Gepubliceerd op 20-03-2024

Vast

betekenis & definitie

Adjectief: vast, sterk, stevig, dral, solide, hecht, onzacht, grof, zo fijn alsof het door een trap gezift was, ruig, zoor, stroef, bordig, hard, mals gelijk een raap (Zn.), hardachtig, verweerd, geweerd (Zn.), vereelt, eeltig, eelterig, hoornachtig, hoornig, beenhard (Zn.), verhard, glashard, keihard, keiachtig, ijzerhard, staalhard, staalsterk, steenhard, steenachtig, gepetrifieerd, korstig, stug, stram, stijf, stijfachtig, stokstijf, overstijf, verstijfd, zo stijf als een plank, taai, taai als leder, taai gelijk een wis (Zn.), taaiachtig, harkerig, rigide, als een plank, plankerig, spijkerhard, ijzervast, hard als een bikkel, zo hard als een steen, hard gelijk arduin (een kassei) (Zn.), onbuigbaar, onbuigzaam, onverbuigbaar, onrekbaar, dood.

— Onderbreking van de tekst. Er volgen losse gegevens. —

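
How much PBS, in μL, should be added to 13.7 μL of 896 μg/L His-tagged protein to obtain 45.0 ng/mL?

45.0 ng/mL = 45.0 μg/L.
V₂ = C₁V₁/C₂ = 896 × 13.7 / 45.0 = 273 μL.
Diluent to add = V₂ − V₁ = 273 − 13.7 = 259 μL.

259 μL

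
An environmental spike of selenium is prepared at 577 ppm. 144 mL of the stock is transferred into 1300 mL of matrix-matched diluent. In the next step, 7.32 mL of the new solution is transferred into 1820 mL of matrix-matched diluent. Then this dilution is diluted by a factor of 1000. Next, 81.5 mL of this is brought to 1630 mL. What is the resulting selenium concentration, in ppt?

Overall dilution factor = 10.03 × 249.6 × 1000 × 20 = 5.01 × 10⁷.
577 ppm / 5.01 × 10⁷ = 1.15 × 10⁻⁵ ppm = 11.5 ppt.

11.5 ppt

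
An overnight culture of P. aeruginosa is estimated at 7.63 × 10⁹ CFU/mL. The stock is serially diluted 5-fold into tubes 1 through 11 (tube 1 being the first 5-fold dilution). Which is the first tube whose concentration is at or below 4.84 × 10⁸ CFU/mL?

Tube n has concentration 7.63 × 10⁹ CFU/mL / 5ⁿ.
Need 5ⁿ ≥ 7.63 × 10⁹ CFU/mL / 4.84 × 10⁸ CFU/mL = 15.8, so n ≥ 1.71.
First such tube: n = 2.

tube 2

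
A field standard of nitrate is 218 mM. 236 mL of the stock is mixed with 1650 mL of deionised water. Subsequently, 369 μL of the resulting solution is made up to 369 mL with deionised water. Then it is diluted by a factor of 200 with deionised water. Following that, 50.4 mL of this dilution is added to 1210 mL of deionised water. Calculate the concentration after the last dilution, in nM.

Overall dilution factor = 7.992 × 1000 × 200 × 25.01 = 4.00 × 10⁷.
218 mM / 4.00 × 10⁷ = 5.45 × 10⁻⁶ mM = 5.45 nM.

5.45 nM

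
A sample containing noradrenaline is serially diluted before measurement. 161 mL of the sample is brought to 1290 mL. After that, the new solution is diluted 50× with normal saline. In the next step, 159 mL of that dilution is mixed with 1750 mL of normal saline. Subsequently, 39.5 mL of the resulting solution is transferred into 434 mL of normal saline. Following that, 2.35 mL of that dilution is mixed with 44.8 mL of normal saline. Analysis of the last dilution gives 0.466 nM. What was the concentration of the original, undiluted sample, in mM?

0.539 mM

Overall dilution factor = 8.012 × 50 × 12.01 × 11.99 × 20.06 = 1.16 × 10⁶.
Original = 0.466 nM × 1.16 × 10⁶ = 5.39 × 10⁵ nM = 0.539 mM.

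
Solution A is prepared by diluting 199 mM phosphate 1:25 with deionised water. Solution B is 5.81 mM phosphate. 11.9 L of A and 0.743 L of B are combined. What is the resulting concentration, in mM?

7.83 mM

C_A = 199 mM / 25 = 7.96 mM.
C_mix = (C_A·V_A + C_B·V_B)/(V_A + V_B) = (7.96×11.9 + 5.81×0.743) / 12.64 = 7.83 mM.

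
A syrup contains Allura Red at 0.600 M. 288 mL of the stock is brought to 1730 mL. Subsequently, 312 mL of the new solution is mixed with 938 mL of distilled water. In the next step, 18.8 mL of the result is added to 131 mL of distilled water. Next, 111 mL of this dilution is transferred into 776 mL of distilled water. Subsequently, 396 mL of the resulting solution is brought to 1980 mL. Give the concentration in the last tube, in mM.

Overall dilution factor = 6.007 × 4.006 × 7.968 × 7.991 × 5 = 7662.
0.600 M / 7662 = 7.83 × 10⁻⁵ M = 0.0783 mM.

0.0783 mM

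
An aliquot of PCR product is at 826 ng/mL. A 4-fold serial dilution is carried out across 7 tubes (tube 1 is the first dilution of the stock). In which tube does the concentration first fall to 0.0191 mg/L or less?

tube 3

Tube n has concentration 826 ng/mL / 4ⁿ.
Need 4ⁿ ≥ 826 ng/mL / 0.0191 mg/L = 43.2, so n ≥ 2.72.
First such tube: n = 3.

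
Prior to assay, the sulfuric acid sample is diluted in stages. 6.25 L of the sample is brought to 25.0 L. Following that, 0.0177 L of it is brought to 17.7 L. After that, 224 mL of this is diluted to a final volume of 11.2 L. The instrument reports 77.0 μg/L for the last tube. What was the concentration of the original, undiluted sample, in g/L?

Overall dilution factor = 4 × 1000 × 50 = 2.00 × 10⁵.
Original = 77.0 μg/L × 2.00 × 10⁵ = 1.54 × 10⁷ μg/L = 15.4 g/L.

15.4 g/L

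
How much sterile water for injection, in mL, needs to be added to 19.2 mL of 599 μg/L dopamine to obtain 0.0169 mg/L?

0.0169 mg/L = 16.9 μg/L.
V₂ = C₁V₁/C₂ = 599 × 19.2 / 16.9 = 681 mL.
Diluent to add = V₂ − V₁ = 681 − 19.2 = 661 mL.

661 mL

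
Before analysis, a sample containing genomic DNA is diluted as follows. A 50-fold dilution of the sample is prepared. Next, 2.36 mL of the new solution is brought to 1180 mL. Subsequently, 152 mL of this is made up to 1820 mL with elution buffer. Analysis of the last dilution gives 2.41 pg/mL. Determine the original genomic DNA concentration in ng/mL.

721 ng/mL

Overall dilution factor = 50 × 500 × 11.97 = 2.99 × 10⁵.
Original = 2.41 pg/mL × 2.99 × 10⁵ = 7.21 × 10⁵ pg/mL = 721 ng/mL.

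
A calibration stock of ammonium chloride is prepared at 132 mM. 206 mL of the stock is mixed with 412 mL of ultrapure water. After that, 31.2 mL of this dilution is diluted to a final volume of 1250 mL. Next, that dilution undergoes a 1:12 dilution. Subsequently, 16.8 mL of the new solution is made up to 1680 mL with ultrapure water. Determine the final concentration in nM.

Overall dilution factor = 3 × 40.06 × 12 × 100 = 1.44 × 10⁵.
132 mM / 1.44 × 10⁵ = 9.15 × 10⁻⁴ mM = 915 nM.

915 nM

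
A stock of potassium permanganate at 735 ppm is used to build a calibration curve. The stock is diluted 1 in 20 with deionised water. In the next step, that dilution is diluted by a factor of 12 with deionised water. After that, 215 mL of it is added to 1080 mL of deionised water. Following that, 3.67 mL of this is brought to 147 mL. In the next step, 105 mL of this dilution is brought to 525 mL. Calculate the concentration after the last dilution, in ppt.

Overall dilution factor = 20 × 12 × 6.023 × 40.05 × 5 = 2.90 × 10⁵.
735 ppm / 2.90 × 10⁵ = 2.54 × 10⁻³ ppm = 2540 ppt.

2540 ppt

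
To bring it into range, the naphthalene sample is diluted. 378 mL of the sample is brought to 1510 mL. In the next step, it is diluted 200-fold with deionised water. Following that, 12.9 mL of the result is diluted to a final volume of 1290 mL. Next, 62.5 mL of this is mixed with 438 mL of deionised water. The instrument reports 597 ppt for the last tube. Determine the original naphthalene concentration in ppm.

382 ppm

Overall dilution factor = 3.995 × 200 × 100 × 8.008 = 6.40 × 10⁵.
Original = 597 ppt × 6.40 × 10⁵ = 3.82 × 10⁸ ppt = 382 ppm.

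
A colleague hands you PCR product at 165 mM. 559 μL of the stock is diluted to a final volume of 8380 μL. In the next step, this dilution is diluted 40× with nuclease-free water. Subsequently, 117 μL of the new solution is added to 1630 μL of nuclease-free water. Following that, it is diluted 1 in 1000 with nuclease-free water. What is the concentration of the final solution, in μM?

0.0184 μM

Overall dilution factor = 14.99 × 40 × 14.93 × 1000 = 8.95 × 10⁶.
165 mM / 8.95 × 10⁶ = 1.84 × 10⁻⁵ mM = 0.0184 μM.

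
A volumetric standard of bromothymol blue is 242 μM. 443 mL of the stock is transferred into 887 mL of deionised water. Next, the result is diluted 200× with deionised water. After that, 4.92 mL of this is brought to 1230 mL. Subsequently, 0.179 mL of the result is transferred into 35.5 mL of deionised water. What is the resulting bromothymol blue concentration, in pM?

8.09 pM

Overall dilution factor = 3.002 × 200 × 250 × 199.3 = 2.99 × 10⁷.
242 μM / 2.99 × 10⁷ = 8.09 × 10⁻⁶ μM = 8.09 pM.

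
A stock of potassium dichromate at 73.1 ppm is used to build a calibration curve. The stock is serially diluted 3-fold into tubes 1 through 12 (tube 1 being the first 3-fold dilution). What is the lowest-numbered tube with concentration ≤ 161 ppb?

tube 6

Tube n has concentration 73.1 ppm / 3ⁿ.
Need 3ⁿ ≥ 73.1 ppm / 161 ppb = 454, so n ≥ 5.57.
First such tube: n = 6.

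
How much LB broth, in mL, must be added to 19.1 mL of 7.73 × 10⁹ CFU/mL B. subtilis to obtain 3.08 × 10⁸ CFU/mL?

V₂ = C₁V₁/C₂ = 7.73 × 10⁹ × 19.1 / 3.08 × 10⁸ = 479 mL.
Diluent to add = V₂ − V₁ = 479 − 19.1 = 460 mL.

460 mL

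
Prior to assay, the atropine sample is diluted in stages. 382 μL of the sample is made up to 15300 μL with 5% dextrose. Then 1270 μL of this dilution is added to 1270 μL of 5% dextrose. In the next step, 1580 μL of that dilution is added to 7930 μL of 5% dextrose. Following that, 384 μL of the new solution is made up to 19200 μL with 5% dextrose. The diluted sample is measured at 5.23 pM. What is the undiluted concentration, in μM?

0.126 μM

Overall dilution factor = 40.05 × 2 × 6.019 × 50 = 2.41 × 10⁴.
Original = 5.23 pM × 2.41 × 10⁴ = 1.26 × 10⁵ pM = 0.126 μM.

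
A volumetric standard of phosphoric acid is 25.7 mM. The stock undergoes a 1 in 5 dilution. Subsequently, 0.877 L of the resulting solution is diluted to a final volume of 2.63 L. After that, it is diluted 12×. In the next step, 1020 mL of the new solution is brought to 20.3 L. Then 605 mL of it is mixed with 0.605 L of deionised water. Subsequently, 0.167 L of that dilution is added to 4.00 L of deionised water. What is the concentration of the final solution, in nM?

Overall dilution factor = 5 × 2.999 × 12 × 19.90 × 2 × 24.95 = 1.79 × 10⁵.
25.7 mM / 1.79 × 10⁵ = 1.44 × 10⁻⁴ mM = 144 nM.

144 nM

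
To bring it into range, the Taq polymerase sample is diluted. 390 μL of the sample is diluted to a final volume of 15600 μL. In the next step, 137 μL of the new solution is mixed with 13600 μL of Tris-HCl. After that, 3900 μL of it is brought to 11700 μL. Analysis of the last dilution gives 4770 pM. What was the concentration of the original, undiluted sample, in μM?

57.4 μM

Overall dilution factor = 40 × 100.3 × 3 = 1.20 × 10⁴.
Original = 4770 pM × 1.20 × 10⁴ = 5.74 × 10⁷ pM = 57.4 μM.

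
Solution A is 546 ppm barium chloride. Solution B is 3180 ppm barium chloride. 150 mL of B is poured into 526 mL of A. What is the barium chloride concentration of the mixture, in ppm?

C_mix = (C_A·V_A + C_B·V_B)/(V_A + V_B) = (546×526 + 3180×150) / 676.0 = 1130 ppm.

1130 ppm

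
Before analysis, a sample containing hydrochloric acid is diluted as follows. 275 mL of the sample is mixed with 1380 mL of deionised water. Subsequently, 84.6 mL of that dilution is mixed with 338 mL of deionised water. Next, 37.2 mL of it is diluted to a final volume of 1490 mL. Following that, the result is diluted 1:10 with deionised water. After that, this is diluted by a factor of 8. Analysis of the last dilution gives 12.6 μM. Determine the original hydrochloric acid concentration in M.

1.21 M

Overall dilution factor = 6.018 × 4.995 × 40.05 × 10 × 8 = 9.63 × 10⁴.
Original = 12.6 μM × 9.63 × 10⁴ = 1.21 × 10⁶ μM = 1.21 M.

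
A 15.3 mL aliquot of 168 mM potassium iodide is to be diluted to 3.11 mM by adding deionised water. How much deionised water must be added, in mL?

V₂ = C₁V₁/C₂ = 168 × 15.3 / 3.11 = 826 mL.
Diluent to add = V₂ − V₁ = 826 − 15.3 = 811 mL.

811 mL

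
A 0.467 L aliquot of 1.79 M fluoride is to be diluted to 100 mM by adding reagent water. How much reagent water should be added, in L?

100 mM = 0.100 M.
V₂ = C₁V₁/C₂ = 1.79 × 0.467 / 0.100 = 8.36 L.
Diluent to add = V₂ − V₁ = 8.36 − 0.467 = 7.89 L.

7.89 L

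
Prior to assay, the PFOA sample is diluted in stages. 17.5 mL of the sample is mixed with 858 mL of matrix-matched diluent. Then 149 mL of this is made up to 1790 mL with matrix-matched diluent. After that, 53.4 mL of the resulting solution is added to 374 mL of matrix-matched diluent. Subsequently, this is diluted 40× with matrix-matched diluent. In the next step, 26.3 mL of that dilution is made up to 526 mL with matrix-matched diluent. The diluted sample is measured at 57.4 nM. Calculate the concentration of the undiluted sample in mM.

221 mM

Overall dilution factor = 50.03 × 12.01 × 8.004 × 40 × 20 = 3.85 × 10⁶.
Original = 57.4 nM × 3.85 × 10⁶ = 2.21 × 10⁸ nM = 221 mM.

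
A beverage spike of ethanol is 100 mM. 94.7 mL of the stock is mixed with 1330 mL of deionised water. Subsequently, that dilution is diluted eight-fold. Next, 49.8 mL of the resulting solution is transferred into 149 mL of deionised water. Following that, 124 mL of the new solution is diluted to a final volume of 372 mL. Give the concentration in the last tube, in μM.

Overall dilution factor = 15.04 × 8 × 3.992 × 3 = 1441.
100 mM / 1441 = 0.0694 mM = 69.4 μM.

69.4 μM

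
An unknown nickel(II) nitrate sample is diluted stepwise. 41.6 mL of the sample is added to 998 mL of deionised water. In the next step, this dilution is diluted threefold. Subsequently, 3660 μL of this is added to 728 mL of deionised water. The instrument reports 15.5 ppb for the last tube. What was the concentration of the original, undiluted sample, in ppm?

Overall dilution factor = 24.99 × 3 × 199.9 = 1.50 × 10⁴.
Original = 15.5 ppb × 1.50 × 10⁴ = 2.32 × 10⁵ ppb = 232 ppm.

232 ppm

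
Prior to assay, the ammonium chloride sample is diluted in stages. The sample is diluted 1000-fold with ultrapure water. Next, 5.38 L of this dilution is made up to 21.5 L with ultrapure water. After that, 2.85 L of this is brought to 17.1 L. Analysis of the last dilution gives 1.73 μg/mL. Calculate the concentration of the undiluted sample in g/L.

Overall dilution factor = 1000 × 3.996 × 6 = 2.40 × 10⁴.
Original = 1.73 μg/mL × 2.40 × 10⁴ = 4.15 × 10⁴ μg/mL = 41.5 g/L.

41.5 g/L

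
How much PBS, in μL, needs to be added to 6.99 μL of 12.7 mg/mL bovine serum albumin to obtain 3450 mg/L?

18.7 μL

3450 mg/L = 3.45 mg/mL.
V₂ = C₁V₁/C₂ = 12.7 × 6.99 / 3.45 = 25.7 μL.
Diluent to add = V₂ − V₁ = 25.7 − 6.99 = 18.7 μL.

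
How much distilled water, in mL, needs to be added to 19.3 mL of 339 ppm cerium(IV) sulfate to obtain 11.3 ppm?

560 mL

V₂ = C₁V₁/C₂ = 339 × 19.3 / 11.3 = 579 mL.
Diluent to add = V₂ − V₁ = 579 − 19.3 = 560 mL.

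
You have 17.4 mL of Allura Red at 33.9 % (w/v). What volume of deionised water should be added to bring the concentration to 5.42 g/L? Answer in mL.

1070 mL

5.42 g/L = 0.542 % (w/v).
V₂ = C₁V₁/C₂ = 33.9 × 17.4 / 0.542 = 1088 mL.
Diluent to add = V₂ − V₁ = 1088 − 17.4 = 1070 mL.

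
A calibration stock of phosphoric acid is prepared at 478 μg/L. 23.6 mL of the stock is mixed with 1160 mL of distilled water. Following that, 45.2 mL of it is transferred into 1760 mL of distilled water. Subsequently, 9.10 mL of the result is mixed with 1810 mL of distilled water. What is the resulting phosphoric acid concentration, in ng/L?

Overall dilution factor = 50.15 × 39.94 × 199.9 = 4.00 × 10⁵.
478 μg/L / 4.00 × 10⁵ = 1.19 × 10⁻³ μg/L = 1.19 ng/L.

1.19 ng/L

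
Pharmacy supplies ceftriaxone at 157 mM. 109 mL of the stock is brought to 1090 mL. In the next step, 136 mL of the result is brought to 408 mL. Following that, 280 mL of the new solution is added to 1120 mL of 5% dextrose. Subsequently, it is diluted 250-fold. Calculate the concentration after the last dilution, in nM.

4190 nM

Overall dilution factor = 10 × 3 × 5 × 250 = 3.75 × 10⁴.
157 mM / 3.75 × 10⁴ = 4.19 × 10⁻³ mM = 4190 nM.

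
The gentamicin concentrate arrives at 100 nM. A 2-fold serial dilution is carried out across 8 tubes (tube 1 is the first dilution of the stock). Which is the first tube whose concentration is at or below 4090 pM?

tube 5

Tube n has concentration 100 nM / 2ⁿ.
Need 2ⁿ ≥ 100 nM / 4090 pM = 24.4, so n ≥ 4.61.
First such tube: n = 5.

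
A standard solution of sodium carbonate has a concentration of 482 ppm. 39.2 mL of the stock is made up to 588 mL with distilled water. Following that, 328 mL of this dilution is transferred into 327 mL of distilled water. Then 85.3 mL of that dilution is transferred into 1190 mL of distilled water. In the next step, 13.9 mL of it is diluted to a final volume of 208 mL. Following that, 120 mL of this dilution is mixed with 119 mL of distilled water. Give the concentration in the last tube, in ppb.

36.1 ppb

Overall dilution factor = 15 × 1.997 × 14.95 × 14.96 × 1.992 = 1.33 × 10⁴.
482 ppm / 1.33 × 10⁴ = 0.0361 ppm = 36.1 ppb.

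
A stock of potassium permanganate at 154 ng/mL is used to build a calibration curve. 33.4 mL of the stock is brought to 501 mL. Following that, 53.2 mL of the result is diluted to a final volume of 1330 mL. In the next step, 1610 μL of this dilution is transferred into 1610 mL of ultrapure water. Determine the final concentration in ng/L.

Overall dilution factor = 15 × 25 × 1001 = 3.75 × 10⁵.
154 ng/mL / 3.75 × 10⁵ = 4.10 × 10⁻⁴ ng/mL = 0.410 ng/L.

0.410 ng/L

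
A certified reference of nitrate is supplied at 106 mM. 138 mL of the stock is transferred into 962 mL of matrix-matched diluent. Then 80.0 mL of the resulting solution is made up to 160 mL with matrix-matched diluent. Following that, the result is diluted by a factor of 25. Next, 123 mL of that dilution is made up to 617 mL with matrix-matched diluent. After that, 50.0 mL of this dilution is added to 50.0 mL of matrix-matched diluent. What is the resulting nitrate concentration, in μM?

26.5 μM

Overall dilution factor = 7.971 × 2 × 25 × 5.016 × 2 = 3998.
106 mM / 3998 = 0.0265 mM = 26.5 μM.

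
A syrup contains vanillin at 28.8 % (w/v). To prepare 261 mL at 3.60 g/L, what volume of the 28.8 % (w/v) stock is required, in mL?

3.60 g/L = 0.360 % (w/v).
V₁ = C₂V₂/C₁ = 0.360 × 261 / 28.8 = 3.26 mL.

3.26 mL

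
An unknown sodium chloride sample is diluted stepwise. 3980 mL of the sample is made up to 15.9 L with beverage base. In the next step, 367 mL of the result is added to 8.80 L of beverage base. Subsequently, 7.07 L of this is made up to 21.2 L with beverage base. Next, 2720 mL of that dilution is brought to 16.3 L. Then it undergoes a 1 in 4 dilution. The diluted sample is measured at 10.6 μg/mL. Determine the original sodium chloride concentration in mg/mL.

76.0 mg/mL

Overall dilution factor = 3.995 × 24.98 × 2.999 × 5.993 × 4 = 7172.
Original = 10.6 μg/mL × 7172 = 7.60 × 10⁴ μg/mL = 76.0 mg/mL.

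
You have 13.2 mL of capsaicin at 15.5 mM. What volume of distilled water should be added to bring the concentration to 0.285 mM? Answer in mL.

705 mL

V₂ = C₁V₁/C₂ = 15.5 × 13.2 / 0.285 = 718 mL.
Diluent to add = V₂ − V₁ = 718 − 13.2 = 705 mL.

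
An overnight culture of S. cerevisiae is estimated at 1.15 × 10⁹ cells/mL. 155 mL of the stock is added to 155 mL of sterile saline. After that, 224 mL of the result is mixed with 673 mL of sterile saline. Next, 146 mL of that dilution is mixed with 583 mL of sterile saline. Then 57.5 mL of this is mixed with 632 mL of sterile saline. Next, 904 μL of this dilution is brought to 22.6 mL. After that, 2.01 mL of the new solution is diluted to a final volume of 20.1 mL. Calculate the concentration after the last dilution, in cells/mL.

9590 cells/mL

Overall dilution factor = 2 × 4.004 × 4.993 × 11.99 × 25 × 10 = 1.20 × 10⁵.
1.15 × 10⁹ cells/mL / 1.20 × 10⁵ = 9590 cells/mL.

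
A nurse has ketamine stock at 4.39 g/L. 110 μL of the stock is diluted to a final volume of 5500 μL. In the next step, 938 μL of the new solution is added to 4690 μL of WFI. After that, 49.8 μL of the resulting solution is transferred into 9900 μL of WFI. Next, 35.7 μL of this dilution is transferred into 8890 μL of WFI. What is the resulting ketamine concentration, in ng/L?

Overall dilution factor = 50 × 6 × 199.8 × 250.0 = 1.50 × 10⁷.
4.39 g/L / 1.50 × 10⁷ = 2.93 × 10⁻⁷ g/L = 293 ng/L.

293 ng/L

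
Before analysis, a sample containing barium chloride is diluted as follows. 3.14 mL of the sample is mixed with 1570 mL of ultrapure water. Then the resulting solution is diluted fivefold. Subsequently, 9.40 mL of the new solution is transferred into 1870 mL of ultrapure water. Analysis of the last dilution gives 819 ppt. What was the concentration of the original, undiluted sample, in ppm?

Overall dilution factor = 501 × 5 × 199.9 = 5.01 × 10⁵.
Original = 819 ppt × 5.01 × 10⁵ = 4.10 × 10⁸ ppt = 410 ppm.

410 ppm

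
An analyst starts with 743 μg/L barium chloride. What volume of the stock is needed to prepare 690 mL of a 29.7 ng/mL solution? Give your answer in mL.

27.6 mL

29.7 ng/mL = 29.7 μg/L.
V₁ = C₂V₂/C₁ = 29.7 × 690 / 743 = 27.6 mL.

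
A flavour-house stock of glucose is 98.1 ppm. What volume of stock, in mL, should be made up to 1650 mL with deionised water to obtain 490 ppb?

490 ppb = 0.490 ppm.
V₁ = C₂V₂/C₁ = 0.490 × 1650 / 98.1 = 8.24 mL.

8.24 mL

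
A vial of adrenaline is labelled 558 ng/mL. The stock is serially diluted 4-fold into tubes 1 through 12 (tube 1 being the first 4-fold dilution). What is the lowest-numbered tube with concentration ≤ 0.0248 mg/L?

Tube n has concentration 558 ng/mL / 4ⁿ.
Need 4ⁿ ≥ 558 ng/mL / 0.0248 mg/L = 22.5, so n ≥ 2.25.
First such tube: n = 3.

tube 3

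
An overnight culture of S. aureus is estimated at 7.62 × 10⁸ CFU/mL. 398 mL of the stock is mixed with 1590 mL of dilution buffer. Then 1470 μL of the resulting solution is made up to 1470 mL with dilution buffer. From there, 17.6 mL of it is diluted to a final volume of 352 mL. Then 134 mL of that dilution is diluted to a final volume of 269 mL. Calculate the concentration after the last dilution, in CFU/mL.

Overall dilution factor = 4.995 × 1000 × 20 × 2.007 = 2.01 × 10⁵.
7.62 × 10⁸ CFU/mL / 2.01 × 10⁵ = 3800 CFU/mL.

3800 CFU/mL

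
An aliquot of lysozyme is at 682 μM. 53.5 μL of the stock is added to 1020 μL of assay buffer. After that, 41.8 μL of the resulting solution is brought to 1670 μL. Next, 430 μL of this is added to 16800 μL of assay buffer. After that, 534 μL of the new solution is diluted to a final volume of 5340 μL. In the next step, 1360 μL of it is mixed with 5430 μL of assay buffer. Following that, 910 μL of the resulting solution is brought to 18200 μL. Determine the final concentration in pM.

Overall dilution factor = 20.07 × 39.95 × 40.07 × 10 × 4.993 × 20 = 3.21 × 10⁷.
682 μM / 3.21 × 10⁷ = 2.13 × 10⁻⁵ μM = 21.3 pM.

21.3 pM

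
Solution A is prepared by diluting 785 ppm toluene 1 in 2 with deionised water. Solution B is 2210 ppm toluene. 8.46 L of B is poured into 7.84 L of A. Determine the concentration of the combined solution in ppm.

1340 ppm

C_A = 785 ppm / 2 = 392 ppm.
C_mix = (C_A·V_A + C_B·V_B)/(V_A + V_B) = (392×7.84 + 2210×8.46) / 16.30 = 1336 ppm.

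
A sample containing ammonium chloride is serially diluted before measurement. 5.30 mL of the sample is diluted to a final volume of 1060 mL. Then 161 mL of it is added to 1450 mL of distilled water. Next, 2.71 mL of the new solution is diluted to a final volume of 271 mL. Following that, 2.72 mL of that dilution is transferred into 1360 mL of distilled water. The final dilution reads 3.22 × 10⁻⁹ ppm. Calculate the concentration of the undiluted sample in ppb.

323 ppb

Overall dilution factor = 200 × 10.01 × 100 × 501 = 1.00 × 10⁸.
Original = 3.22 × 10⁻⁹ ppm × 1.00 × 10⁸ = 0.323 ppm = 323 ppb.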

Werkwoord: hard worden, verharden, stijven, verstijven, aanstrammen, korsten, verkorsten, vereelten, verstenen, petrificeren, verlammen.

Naamwoord: vastheid, vastigheid, buigvastheid, stevigheid, sterkte 753, hardigheid, hardheid, hechtheid, grofheid, ruigheid, stugheid, stramheid, strammigheid, stroefheid, stijfheid, stijvigheid, taaiigheid, vasthoudendheid, rigiditeit, tenuïteit, weerstandsvermogen.

verharding, verstening, petrificatie (..katie), petrefact, weer, eelt, knoest, knorf, knoop, steen.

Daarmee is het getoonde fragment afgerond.